The legislation also includes stiffer work requirements for some
2 million adult Americans on welfare. The burden, which will require
most recipients to spend 40 hours a week either working or in job
training, will fall most heavily on single mothers. At the same
time, the bill includes only $1 billion in new funding for
childcare—$11 billion less than what is needed to allow parents to
manage the extended work requirement, according to an estimate by
the Congressional Budget Office.
This measure deepens the attacks initiated under the so-called
welfare reform introduced by the Democratic administration of Bill
Clinton in 1996.
The 216-214 vote on the final legislation split largely on party
lines, with 13 Republicans joining the Democratic minority in
opposing the bill. Its passage underscored once again the inability
of the Democratic Party to offer any alternative to the reactionary
social agenda of the Bush administration.
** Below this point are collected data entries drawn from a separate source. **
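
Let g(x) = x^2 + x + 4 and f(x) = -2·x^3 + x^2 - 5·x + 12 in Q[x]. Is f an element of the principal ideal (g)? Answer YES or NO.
YES

In Q[x] the ideal (g) consists of all multiples of g, so f ∈ (g) iff g | f, i.e. iff the remainder of f on division by g is 0. Divide f by g (g is monic, so eliminate the leading term of the running remainder at each step):
  leading term -2·x^3: subtract (-2·x)·g(x) = -2·x^3 - 2·x^2 - 8·x, leaving 3·x^2 + 3·x + 12
  leading term 3·x^2: subtract (3)·g(x) = 3·x^2 + 3·x + 12, leaving 0
The remainder is 0, so f(x) = g(x) · h(x) with h(x) = 3 - 2·x. Hence g | f, i.e. f ∈ (g).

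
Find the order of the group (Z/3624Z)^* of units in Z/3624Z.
|(Z/3624Z)^*| = 1200

(Z/3624Z)^* consists of the classes a with gcd(a, 3624) = 1, so its order is φ(3624). φ is multiplicative, with φ(p^e) = p^e − p^(e−1). Factorise 3624 = 2^3 · 3 · 151. Then
  φ(3624) = (2^3 − 2^2) · (3 − 1) · (151 − 1) = 4 · 2 · 150 = 1200.
Thus |(Z/3624Z)^*| = 1200.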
The Deficit Reduction Act is a holdover from last year. The
administration is already preparing to introduce even deeper cuts in
social programs and further increases in military spending in a
fiscal 2007 budget that it will present to Congress next week.
Declaring his support for the bill passed by Congress, Bush vowed he
would "continue to build on the spending restraint we have
achieved."
The 2007 budget will continue the sharp and protracted growth in
US military spending. The proposed Pentagon budget for the next
fiscal year will rise to $439.3 billion, a 4.8 percent increase over
last year. This includes $84.2 billion to be allocated for new
weapons, an 8 percent rise in such purchases over fiscal 2006. This
budget is over and above the supplemental funding requests for the
wars in Iraq and Afghanistan and does not include more than $6
billion spent each year to maintain the US nuclear arsenal.